S-Rod's 'D' helps Bucs short circuit Nats' rally

PITTSBURGH -- Sean Rodriguez has developed a routine on days he doesn't start. He'll do anything he can to stay loose, he said, "So when it comes to a game, it's just reaction."

Rodriguez's natural instincts and quick reflexes were on full display during the eighth inning of the Pirates' 3-1 win over the Nationals on Sunday at PNC Park. Rodriguez made a sharp stop and a quick turn at first base on a ground ball hit by Bryce Harper to strand two runners and end the eighth inning.

"Might be a play that only Rodriguez can make," Pirates manager Clint Hurdle said.

Rodriguez entered the game in the eighth inning as a defensive replacement for Pedro Alvarez. It's a role he's served many times this year, as he's played in 62 games at first but only started 12.

Starter Gerrit Cole's strong start came to an end with two outs in the inning, after he allowed two singles. In came lefty reliever Tony Watson to face Harper, one of the most dangerous hitters in baseball.
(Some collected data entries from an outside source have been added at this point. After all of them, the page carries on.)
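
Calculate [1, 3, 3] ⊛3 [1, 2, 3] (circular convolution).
Use y[k] = Σ_j u[j]·v[(k-j) mod 3]. y[0] = 1×1 + 3×3 + 3×2 = 16; y[1] = 1×2 + 3×1 + 3×3 = 14; y[2] = 1×3 + 3×2 + 3×1 = 12. Result: [16, 14, 12]

[16, 14, 12]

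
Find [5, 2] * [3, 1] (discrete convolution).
y[0] = 5×3 = 15; y[1] = 5×1 + 2×3 = 11; y[2] = 2×1 = 2

[15, 11, 2]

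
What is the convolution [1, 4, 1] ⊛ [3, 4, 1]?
y[0] = 1×3 = 3; y[1] = 1×4 + 4×3 = 16; y[2] = 1×1 + 4×4 + 1×3 = 20; y[3] = 4×1 + 1×4 = 8; y[4] = 1×1 = 1

[3, 16, 20, 8, 1]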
Harper swatted a 95-mph sinker from Watson to the right side of the infield. Second baseman Neil Walker had a chance at the ball, if he timed his dive right. But Rodriguez got to it first, sliding to his right and making a tough backhanded grab.

Rodriguez quickly spun and threw the ball toward first base, where Watson sprinted over just in time to beat Harper.

"He's always ready," Walker said. "He knows his role on this team. He knows what he's going to be asked to do. Nothing ever surprises him -- especially on the defensive end. ... He always seems to be where he's supposed to be."

As easy as Rodriguez often makes it look, it's important to remember he's not a natural first baseman. Rodriguez came up through the Angels' system as a middle infielder. He started working as an occasional spot starter at first base with the Rays in 2013.

Now, his primary role with the Pirates is that of a defensive-minded first baseman, occasionally just for an inning or two at a time. As he showed again on Sunday, he's learned to handle that assignment as well as anyone.

"I guess, in a prideful sense, I hope I'm making plays no one can make," Rodriguez said. "I'm a middle infielder playing first base. I'm definitely comfortable."